Number of sequences in training/validation set are: 7102
Number of sequences in testing set are: 986


In [24]:
train_val_num = len(first_list)
test_num = len(second_list)

The following cell transforms the data into a format that is recognizable by the neural network model.

In [25]:
# A helper function to flatten a 2d list to 1d.
# Input: [[1, 2], [2, 3], [3, 4, 5]]
# Output: [1, 2, 2, 3, 3, 4, 5]
def flatten(lst):
    new_lst = []
    for sub_lst in lst:
        for item in sub_lst:
            new_lst.append(item)
    return new_lst

# A helper function to transform a lst so that its length becomes read_len by:
# 1. If len(lst) > read_len, curtail the end of the lst.
# 2. If len(lst) < read_len, keep extending the end of the lst with 0 (NA).
def curtail(lst, read_len, motif_number):
    if len(lst) > read_len:
        lst = lst[:read_len]
    else:
        for i in range(read_len - len(lst)):
            lst.append([0 for _ in range(motif_number + 4)])
    return lst

# Produce the train-test split
# length_read: the length that you want all DNA sequences to conform to
def prepare_input(training_size, test_size, length_read, original_list, motif_number):
    X_train = []
    y_train = []
    X_test = []
    y_test = []
    seq_count = 0
    while seq_count < training_size:
        X_train.append(flatten(curtail(original_list[seq_count][3], length_read, motif_number)))
        y_train.append(int(original_list[seq_count][1]))
        seq_count += 1
    while seq_count < (training_size + test_size):
        X_test.append(flatten(curtail(original_list[seq_count][3], length_read, motif_number)))
        y_test.append(int(original_list[seq_count][1]))
        seq_count += 1
    return X_train, y_train, X_test, y_test

# Turn list into numpy tensors that can directly feed into a neural network model
def to_np_array(X_train, y_train, X_test, y_test):
    X_train = np.array(X_train)
    y_train = np.array(y_train)
    if len(y_train.shape) == 1:
        y_train = np.transpose(np.array([y_train]))
    X_test = np.array(X_test)
    y_test = np.transpose(np.array(y_test))
    if len(y_test.shape) == 1:
        y_test = np.transpose(np.array([y_test]))
    return X_train, y_train, X_test, y_test

In [26]:
X_train, y_train, X_test, y_test = prepare_input(train_val_num, test_num, curtail_len, seq_record_list, motif_num)
X_train, y_train, X_test, y_test = to_np_array(X_train, y_train, X_test, y_test)
[X_train.shape, y_train.shape, X_test.shape, y_test.shape]

[(7102, 21000), (7102, 1), (986, 21000), (986, 1)]

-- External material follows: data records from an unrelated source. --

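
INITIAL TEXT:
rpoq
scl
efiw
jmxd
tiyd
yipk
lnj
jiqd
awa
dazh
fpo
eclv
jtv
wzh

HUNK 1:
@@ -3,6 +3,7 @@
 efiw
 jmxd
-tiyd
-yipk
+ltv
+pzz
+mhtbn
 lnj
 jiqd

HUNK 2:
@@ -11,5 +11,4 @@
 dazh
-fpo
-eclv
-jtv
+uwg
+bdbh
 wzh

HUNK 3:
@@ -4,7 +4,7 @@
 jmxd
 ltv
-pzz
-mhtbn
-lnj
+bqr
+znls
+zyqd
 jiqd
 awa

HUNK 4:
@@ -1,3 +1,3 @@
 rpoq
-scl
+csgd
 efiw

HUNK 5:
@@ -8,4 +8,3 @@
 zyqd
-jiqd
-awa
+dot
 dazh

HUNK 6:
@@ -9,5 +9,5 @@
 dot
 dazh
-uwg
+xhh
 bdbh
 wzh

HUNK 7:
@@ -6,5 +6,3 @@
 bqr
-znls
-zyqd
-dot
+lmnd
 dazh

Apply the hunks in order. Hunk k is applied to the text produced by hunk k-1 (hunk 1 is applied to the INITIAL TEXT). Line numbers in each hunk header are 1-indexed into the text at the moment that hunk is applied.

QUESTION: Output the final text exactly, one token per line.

Answer: rpoq
csgd
efiw
jmxd
ltv
bqr
lmnd
dazh
xhh
bdbh
wzh

Derivation:
Hunk 1: at line 3 remove [tiyd,yipk] add [ltv,pzz,mhtbn] -> 15 lines: rpoq scl efiw jmxd ltv pzz mhtbn lnj jiqd awa dazh fpo eclv jtv wzh
Hunk 2: at line 11 remove [fpo,eclv,jtv] add [uwg,bdbh] -> 14 lines: rpoq scl efiw jmxd ltv pzz mhtbn lnj jiqd awa dazh uwg bdbh wzh
Hunk 3: at line 4 remove [pzz,mhtbn,lnj] add [bqr,znls,zyqd] -> 14 lines: rpoq scl efiw jmxd ltv bqr znls zyqd jiqd awa dazh uwg bdbh wzh
Hunk 4: at line 1 remove [scl] add [csgd] -> 14 lines: rpoq csgd efiw jmxd ltv bqr znls zyqd jiqd awa dazh uwg bdbh wzh
Hunk 5: at line 8 remove [jiqd,awa] add [dot] -> 13 lines: rpoq csgd efiw jmxd ltv bqr znls zyqd dot dazh uwg bdbh wzh
Hunk 6: at line 9 remove [uwg] add [xhh] -> 13 lines: rpoq csgd efiw jmxd ltv bqr znls zyqd dot dazh xhh bdbh wzh
Hunk 7: at line 6 remove [znls,zyqd,dot] add [lmnd] -> 11 lines: rpoq csgd efiw jmxd ltv bqr lmnd dazh xhh bdbh wzh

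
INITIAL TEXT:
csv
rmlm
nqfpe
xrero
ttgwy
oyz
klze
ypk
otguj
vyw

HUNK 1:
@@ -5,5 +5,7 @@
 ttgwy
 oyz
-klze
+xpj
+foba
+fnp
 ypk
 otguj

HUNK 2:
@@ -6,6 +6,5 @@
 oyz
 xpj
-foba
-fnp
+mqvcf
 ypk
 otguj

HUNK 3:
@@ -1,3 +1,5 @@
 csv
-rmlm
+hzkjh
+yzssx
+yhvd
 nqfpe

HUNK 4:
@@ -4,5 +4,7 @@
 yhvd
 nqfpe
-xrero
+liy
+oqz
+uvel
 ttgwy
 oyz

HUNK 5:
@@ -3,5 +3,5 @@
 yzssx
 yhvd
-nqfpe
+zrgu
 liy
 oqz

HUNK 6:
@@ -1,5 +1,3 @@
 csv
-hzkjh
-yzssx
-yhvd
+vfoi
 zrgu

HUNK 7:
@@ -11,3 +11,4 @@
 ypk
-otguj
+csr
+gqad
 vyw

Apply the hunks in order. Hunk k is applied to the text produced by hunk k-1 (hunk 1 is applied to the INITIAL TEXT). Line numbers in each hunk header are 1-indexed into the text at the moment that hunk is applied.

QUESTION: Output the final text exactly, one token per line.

Hunk 1: at line 5 remove [klze] add [xpj,foba,fnp] -> 12 lines: csv rmlm nqfpe xrero ttgwy oyz xpj foba fnp ypk otguj vyw
Hunk 2: at line 6 remove [foba,fnp] add [mqvcf] -> 11 lines: csv rmlm nqfpe xrero ttgwy oyz xpj mqvcf ypk otguj vyw
Hunk 3: at line 1 remove [rmlm] add [hzkjh,yzssx,yhvd] -> 13 lines: csv hzkjh yzssx yhvd nqfpe xrero ttgwy oyz xpj mqvcf ypk otguj vyw
Hunk 4: at line 4 remove [xrero] add [liy,oqz,uvel] -> 15 lines: csv hzkjh yzssx yhvd nqfpe liy oqz uvel ttgwy oyz xpj mqvcf ypk otguj vyw
Hunk 5: at line 3 remove [nqfpe] add [zrgu] -> 15 lines: csv hzkjh yzssx yhvd zrgu liy oqz uvel ttgwy oyz xpj mqvcf ypk otguj vyw
Hunk 6: at line 1 remove [hzkjh,yzssx,yhvd] add [vfoi] -> 13 lines: csv vfoi zrgu liy oqz uvel ttgwy oyz xpj mqvcf ypk otguj vyw
Hunk 7: at line 11 remove [otguj] add [csr,gqad] -> 14 lines: csv vfoi zrgu liy oqz uvel ttgwy oyz xpj mqvcf ypk csr gqad vyw

Answer: csv
vfoi
zrgu
liy
oqz
uvel
ttgwy
oyz
xpj
mqvcf
ypk
csr
gqad
vyw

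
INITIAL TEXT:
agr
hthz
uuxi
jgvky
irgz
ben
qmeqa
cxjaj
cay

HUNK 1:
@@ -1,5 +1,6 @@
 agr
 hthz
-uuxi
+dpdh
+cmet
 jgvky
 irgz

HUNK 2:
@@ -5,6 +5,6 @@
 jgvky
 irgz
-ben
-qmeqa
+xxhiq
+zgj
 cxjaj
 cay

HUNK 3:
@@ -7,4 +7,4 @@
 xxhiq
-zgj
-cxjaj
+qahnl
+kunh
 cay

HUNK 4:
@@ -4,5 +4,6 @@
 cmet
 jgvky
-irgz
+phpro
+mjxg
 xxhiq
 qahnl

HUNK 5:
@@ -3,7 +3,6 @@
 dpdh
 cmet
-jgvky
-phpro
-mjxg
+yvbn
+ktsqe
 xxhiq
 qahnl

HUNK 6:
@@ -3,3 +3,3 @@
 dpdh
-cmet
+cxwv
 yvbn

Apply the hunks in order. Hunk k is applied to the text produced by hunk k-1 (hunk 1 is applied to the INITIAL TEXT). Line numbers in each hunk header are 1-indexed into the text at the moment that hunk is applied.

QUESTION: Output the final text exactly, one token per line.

Answer: agr
hthz
dpdh
cxwv
yvbn
ktsqe
xxhiq
qahnl
kunh
cay

Derivation:
Hunk 1: at line 1 remove [uuxi] add [dpdh,cmet] -> 10 lines: agr hthz dpdh cmet jgvky irgz ben qmeqa cxjaj cay
Hunk 2: at line 5 remove [ben,qmeqa] add [xxhiq,zgj] -> 10 lines: agr hthz dpdh cmet jgvky irgz xxhiq zgj cxjaj cay
Hunk 3: at line 7 remove [zgj,cxjaj] add [qahnl,kunh] -> 10 lines: agr hthz dpdh cmet jgvky irgz xxhiq qahnl kunh cay
Hunk 4: at line 4 remove [irgz] add [phpro,mjxg] -> 11 lines: agr hthz dpdh cmet jgvky phpro mjxg xxhiq qahnl kunh cay
Hunk 5: at line 3 remove [jgvky,phpro,mjxg] add [yvbn,ktsqe] -> 10 lines: agr hthz dpdh cmet yvbn ktsqe xxhiq qahnl kunh cay
Hunk 6: at line 3 remove [cmet] add [cxwv] -> 10 lines: agr hthz dpdh cxwv yvbn ktsqe xxhiq qahnl kunh cay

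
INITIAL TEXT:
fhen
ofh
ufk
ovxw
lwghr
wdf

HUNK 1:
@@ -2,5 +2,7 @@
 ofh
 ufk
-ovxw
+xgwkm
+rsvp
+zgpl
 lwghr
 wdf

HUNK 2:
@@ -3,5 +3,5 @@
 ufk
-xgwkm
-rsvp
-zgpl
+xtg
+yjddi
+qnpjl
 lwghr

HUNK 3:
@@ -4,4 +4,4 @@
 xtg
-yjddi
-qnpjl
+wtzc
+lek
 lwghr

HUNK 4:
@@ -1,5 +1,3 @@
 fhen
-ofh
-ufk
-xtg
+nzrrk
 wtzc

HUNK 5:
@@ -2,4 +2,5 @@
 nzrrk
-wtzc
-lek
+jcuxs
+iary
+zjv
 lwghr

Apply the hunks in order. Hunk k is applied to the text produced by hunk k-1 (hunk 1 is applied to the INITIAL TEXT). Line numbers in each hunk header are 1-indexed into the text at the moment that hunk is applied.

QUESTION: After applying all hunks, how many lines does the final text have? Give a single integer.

Answer: 7

Derivation:
Hunk 1: at line 2 remove [ovxw] add [xgwkm,rsvp,zgpl] -> 8 lines: fhen ofh ufk xgwkm rsvp zgpl lwghr wdf
Hunk 2: at line 3 remove [xgwkm,rsvp,zgpl] add [xtg,yjddi,qnpjl] -> 8 lines: fhen ofh ufk xtg yjddi qnpjl lwghr wdf
Hunk 3: at line 4 remove [yjddi,qnpjl] add [wtzc,lek] -> 8 lines: fhen ofh ufk xtg wtzc lek lwghr wdf
Hunk 4: at line 1 remove [ofh,ufk,xtg] add [nzrrk] -> 6 lines: fhen nzrrk wtzc lek lwghr wdf
Hunk 5: at line 2 remove [wtzc,lek] add [jcuxs,iary,zjv] -> 7 lines: fhen nzrrk jcuxs iary zjv lwghr wdf
Final line count: 7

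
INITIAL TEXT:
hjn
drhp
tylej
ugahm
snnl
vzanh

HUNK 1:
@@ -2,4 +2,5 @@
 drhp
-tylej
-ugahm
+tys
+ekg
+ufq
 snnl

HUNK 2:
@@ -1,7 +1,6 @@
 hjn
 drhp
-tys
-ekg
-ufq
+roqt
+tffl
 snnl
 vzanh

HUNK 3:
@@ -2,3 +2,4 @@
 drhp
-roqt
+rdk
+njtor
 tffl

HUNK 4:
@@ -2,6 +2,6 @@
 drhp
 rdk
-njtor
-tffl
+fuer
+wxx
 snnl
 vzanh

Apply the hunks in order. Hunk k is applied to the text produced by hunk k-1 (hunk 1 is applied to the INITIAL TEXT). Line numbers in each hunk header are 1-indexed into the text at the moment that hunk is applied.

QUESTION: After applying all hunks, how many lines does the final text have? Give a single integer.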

We run the experiment with four LSTM layers, having 8, 8, 4, 4 units respectively, and 250 epoches:

In [27]:
from keras.models import Model, Sequential
from keras.layers import Dense, CuDNNLSTM, CuDNNGRU

ModuleNotFoundError: No module named 'keras'

In [None]:
X_train_rnn = X_train.reshape(train_val_num, curtail_len, motif_num + 4)

In [None]:
model = Sequential()
model.add(CuDNNLSTM(8, input_shape=(curtail_len, motif_num + 4), return_sequences=True))
model.add(CuDNNLSTM(8, return_sequences=True))
model.add(CuDNNLSTM(4, return_sequences=True))
model.add(CuDNNLSTM(4))
model.add(Dense(1, activation='sigmoid'))
model.compile(optimizer='rmsprop', loss='binary_crossentropy', metrics=['acc'])
history = model.fit(X_train_rnn, y_train, epochs=30, batch_size=128, validation_split=0.1)

**Result**:

The following cell **visualize** the training/validation accuracies and losses over each epoch.

In [None]:
acc = history.history['acc']
val_acc = history.history['val_acc']
loss = history.history['loss']
val_loss = history.history['val_loss']

epochs = range(1, len(acc) + 1)

plt.plot(epochs, acc, 'bo', label='Training Accuracy')
plt.plot(epochs, val_acc, 'b', label='Validation Accuracy')
plt.title('Training and Validation Accuracy')
plt.xlabel('epoches')
plt.legend()

plt.figure()

plt.plot(epochs, loss, 'bo', label='Training Loss')
plt.plot(epochs, val_loss, 'b', label='Validation Loss')
plt.title('Training and Validation Loss')
plt.xlabel('epoches')
plt.legend()

plt.show()

**Conclusion**:
- From the graphs above, one can conclude that the old RNN model does not actually work satisfiably on the correct data. Hence, we need to overhaul the neural network model.